Pilea pumila, commonly known as clearweed, Canadian clearweed, coolwort or richweed, is an herbaceous plant in the nettle family (Urticaceae). It is native to Asia and eastern North America, where it is broadly distributed.

This plant is most often found in rich loamy soil, usually in moist to wet areas. Its natural habitat is in forests or other lightly shaded conditions. It is a common plant throughout its range, and forms large colonies where it is found. It grows in both high-quality habitats and in ecologically degraded areas.

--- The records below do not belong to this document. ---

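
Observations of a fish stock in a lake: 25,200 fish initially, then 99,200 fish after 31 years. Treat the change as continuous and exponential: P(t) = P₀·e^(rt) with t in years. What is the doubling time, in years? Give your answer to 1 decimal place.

doubling time ≈ 15.7 years

r = ln(99200/25200) / 31 = ln(3.93651) / 31 ≈ 0.044203 per year
doubling time = ln 2 / |r| = 0.69315 / 0.044203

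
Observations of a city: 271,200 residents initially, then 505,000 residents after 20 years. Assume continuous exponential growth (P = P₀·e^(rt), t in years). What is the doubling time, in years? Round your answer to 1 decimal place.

r = ln(505000/271200) / 20 = ln(1.86209) / 20 ≈ 0.031085 per year
doubling time = ln 2 / |r| = 0.69315 / 0.031085

doubling time ≈ 22.3 years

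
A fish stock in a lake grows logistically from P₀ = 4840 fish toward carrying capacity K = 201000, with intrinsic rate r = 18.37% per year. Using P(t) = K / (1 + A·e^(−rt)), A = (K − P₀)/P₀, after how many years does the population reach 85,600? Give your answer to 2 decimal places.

t ≈ 18.53 years

A = (201000 − 4840)/4840 = 40.52893
85600 = 201000/(1 + 40.52893·e^(−0.1837t)) → 1 + 40.52893·e^(−0.1837t) = 2.34813
e^(−0.1837t) = 0.033263 → t = ln(30.06305)/0.1837 = 3.4033/0.1837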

Due to its high tolerance for disturbance, it is often seen near buildings and as a garden weed.

==Description==
Pilea pumila is an erect annual, growing 0.7 to 70 cm tall. The foliage is opposite, simple with dentate margins, wrinkly (with depressed veins), ovate, and with long petioles. Both the leaves and stems are translucent and bright green, turning bright yellow in autumn. The flowers are small, borne in axillary cymes, unisexual with both genders occurring on the same plant, greenish yellow, and pollinated by wind. Flowers bloom from midsummer through early autumn. Fruits (achenes) are green with purple markings. Roots are fibrous, shallow, and adventitious off the stem in moist areas or when in contact with the soil.

The plant is often mistaken for stinging nettle (Urtica dioica), but can be distinguished by the lack of trichomes, or stinging hairs, and the lower amount of branching of the inflorescences.

==Taxonomy==
Three varieties of Pilea pumila are currently recognized. They are:
- P. pumila var. hamaoi - Found in China, Japan, and Korea
- P. pumila var. obtusifolia - Restricted to China
- P. pumila var. pumila - Widespread in North America and eastern Asia

Among the typical widespread variety pumila, minor differences do exist between the Asian and North American populations. Further taxonomic studies are needed to clarify what level of rank (if any) these differences warrant.

==Uses==
Canadian clearweed is edible, but unpalatable. The plant can be used in classroom demonstrations of transpiration using food coloring due to its translucent stem. It was reportedly used medicinally by certain Native Americans for sinus issues, itch relief and to reduce hunger, and it is sometimes used as a diuretic in Asia.

==Ecology==
The plant is host to various caterpillars, including the leaf-mining larvae of Cosmopterix pulchrimella, as well as the aphid Pseudasiphonaphis corni and leafhopper Empoasca recurvata.